Using the equation of the axis of the parabolic arch, with the origin of the coordinate system at support A: \( y=\frac{4f}{L^2} \cdot(L-x) \cdot x\), where:

• \(f\) - height of the arch,
• \(L\) - span between supports.

We have \(f=3, L=10\), therefore:

\[ y=\frac{4 \cdot 3}{10^2} \cdot(10-x) \cdot x=0.12 \cdot(10-x) \cdot x=1.2x-0.12x^2 \]

Knowing the equation of the axis of the parabolic arch, we can calculate the vertical coordinate of the force application.

For \(x=8 \text{ m} \quad y_P=-0.12x^2+1.2x=1.92 \text{ m}\)

Normal and shear direction

We make a thought cross-section, drawing a tangent to the arch passing through the point where we made the cross-section (in the above drawing in blue). This tangent defines the normal direction in this thought cross-section. Perpendicular to the normal direction is the shear direction. We need to project the forces acting on this cross-section from the left side onto the normal and shear directions.
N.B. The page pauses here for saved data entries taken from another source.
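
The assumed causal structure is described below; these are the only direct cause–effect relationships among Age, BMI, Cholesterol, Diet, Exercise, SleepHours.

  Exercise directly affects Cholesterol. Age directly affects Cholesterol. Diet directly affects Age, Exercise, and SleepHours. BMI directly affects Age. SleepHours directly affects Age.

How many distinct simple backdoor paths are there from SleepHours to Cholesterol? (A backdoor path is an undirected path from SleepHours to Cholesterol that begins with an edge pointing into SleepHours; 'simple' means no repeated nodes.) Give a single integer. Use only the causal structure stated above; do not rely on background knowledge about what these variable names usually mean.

2

A backdoor path from SleepHours to Cholesterol is any simple undirected path whose first edge points into SleepHours (i.e. leaves SleepHours via a parent).
Parents of SleepHours: {Diet}.
Enumerating:
  P1: SleepHours <- Diet -> Exercise -> Cholesterol
  P2: SleepHours <- Diet -> Age -> Cholesterol
That exhausts the simple backdoor paths. Count: 2.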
Fig. 2. Projection of forces onto normal and shear components

Math recap - the tangent to the arch is inclined to the x-axis at an angle \( \alpha \), whose tangent:

\[ \tan \alpha=\frac{\partial y}{\partial x} \]

In the considered example:

\[ \tan \alpha=\frac{d(-0.12x^2+1.2x)}{dx}=-0.24 \cdot x+1.2 \]

From trigonometry, we have relationships that will allow us to determine the sine and cosine of this angle:

\[ \sin \alpha=\frac{\tan \alpha}{\sqrt{1+\tan^2 \alpha}} \quad, \quad \cos \alpha=\frac{1}{\sqrt{1+\tan^2 \alpha}} \]

Having done all this, we write the functions of internal forces classically.

We invite you to explore the topic and analyze internal forces in parabolic arches.

Good luck! 🛠️🔍